Hingga detik ini, ingatan itu masih ada di otakku. Menyisakan banyak tanya. Bagaimana mungkin kecerdasan dan ketelatenanmu tak mampu lagi melawan derasnya nafsu dan akal. Aku hanya takut, saat seperti ini, di tengah banyaknya penghafal Al-Quran. Tua, muda hingga balita berlomba kepadanya, namun dibaliknya, mereka tetaplah pribadi yang rapuh dengan akal dan nafsunya? Ah, biar saja ini sebatas tanya dan khawatir dariku, toh nantinya akan dijawab sendiri oleh masing-masing pribadinya. Walaupun aku sudah menemukan faktanya, bahwa muridku yang sudah hafal Al-Quran (baru) tiga juz lebih cepat itu, sudah berani melabeli guru lain dengan kata laknat di status media sosialnya. Aneh bukan sobat? Sebuah ironi yang belum mampu kujawab tanpamu.
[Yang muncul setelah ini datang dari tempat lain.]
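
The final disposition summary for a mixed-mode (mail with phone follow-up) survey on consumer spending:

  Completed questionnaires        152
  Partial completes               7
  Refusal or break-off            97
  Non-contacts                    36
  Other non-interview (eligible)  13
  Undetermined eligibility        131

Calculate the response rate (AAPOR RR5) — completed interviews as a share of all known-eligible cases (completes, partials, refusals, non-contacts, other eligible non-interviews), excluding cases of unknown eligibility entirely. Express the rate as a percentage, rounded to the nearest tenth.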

Beberapa senior mengabariku, nanti malam ada seorang santri yang mau mengunjungimu. Dia dari Kediri. Dari perjumpaanmu dengannya, aku menyimpulkan banyak hal darimu. Semoga nanti malam engkau bisa segera membaik sobat. Dan, kembali bermain bola dengan hebat, seperti biasanya engkau di hari Jumat. Sebuah kerinduan untuk kembali melihatmu sehat kembali, saat itu.